Gedung Putih menyatakan bahwa Presiden Amerika Serikat Donald Trump tetap terbuka untuk menjalin diplomasi dengan Iran, meskipun kedua negara kembali saling melancarkan serangan dalam beberapa waktu terakhir. Juru bicara Gedung Putih, Karoline Leavitt, mengungkapkan hal ini saat konferensi pers pada Kamis (16/7/2026) waktu setempat.
Trump Terbuka untuk Diplomasi
“Presiden akan meminta pertanggungjawaban mereka ketika mereka mengingkari kata-kata yang mereka sampaikan kepada Amerika Serikat,” kata Leavitt. “Tetapi pada saat yang sama, beliau selalu terbuka untuk diplomasi,” tegasnya. Leavitt juga mengklaim bahwa Iran sebenarnya ingin mencapai kesepakatan dengan AS. “Mereka telah menyatakan keinginan untuk mencapai kesepakatan kepada Presiden. Kami sedang berkomunikasi dengan mereka, namun sekali lagi, Presiden tidak akan membiarkan mereka menembaki kapal-kapal di Selat tersebut tanpa menanggung konsekuensinya,” ujarnya, merujuk pada serangan di Selat Hormuz.
Pembebasan Warga AS Jadi Celah Diplomasi
Pernyataan itu disampaikan sehari setelah Trump berterima kasih kepada Iran karena telah membebaskan seorang warga negara AS yang ditahan sejak Desember 2024. Pembebasan tersebut dipandang sebagai potensi pembuka jalan bagi diplomasi. Kawasan Timur Tengah kembali memanas setelah AS dan Iran saling melancarkan serangan, yang membuat kesepakatan gencatan senjata rapuh yang ditandatangani kedua pemimpin pada Juni lalu berada di ujung tanduk.

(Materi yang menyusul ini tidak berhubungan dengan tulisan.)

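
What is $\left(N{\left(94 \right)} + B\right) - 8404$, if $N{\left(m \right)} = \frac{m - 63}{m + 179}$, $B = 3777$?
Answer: $- \frac{1263140}{273} \approx -4626.9$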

Serangan Udara AS dan Fokus pada Selat Hormuz
Beberapa hari terakhir, AS melancarkan sejumlah gelombang serangan udara terhadap target-target Iran, baik di darat maupun di laut. Washington menjelaskan bahwa serangan itu dimaksudkan untuk membatasi kemampuan Teheran dalam mengancam pelayaran di Selat Hormuz. Selat Hormuz menjadi fokus perselisihan terbaru antara AS dan Iran, yang saling memperebutkan kendali atas jalur perairan vital bagi pasokan minyak dan gas global tersebut.
Ancaman Trump Perluas Serangan
Baru-baru ini, Trump melontarkan peringatan kepada Iran bahwa AS dapat memperluas serangannya hingga menargetkan pembangkit listrik dan jembatan-jembatan di negara tersebut, jika Teheran tidak kembali ke meja perundingan. Eskalasi ini menunjukkan bahwa meskipun ada isyarat diplomasi, ketegangan militer tetap tinggi dan dapat meledak kapan saja.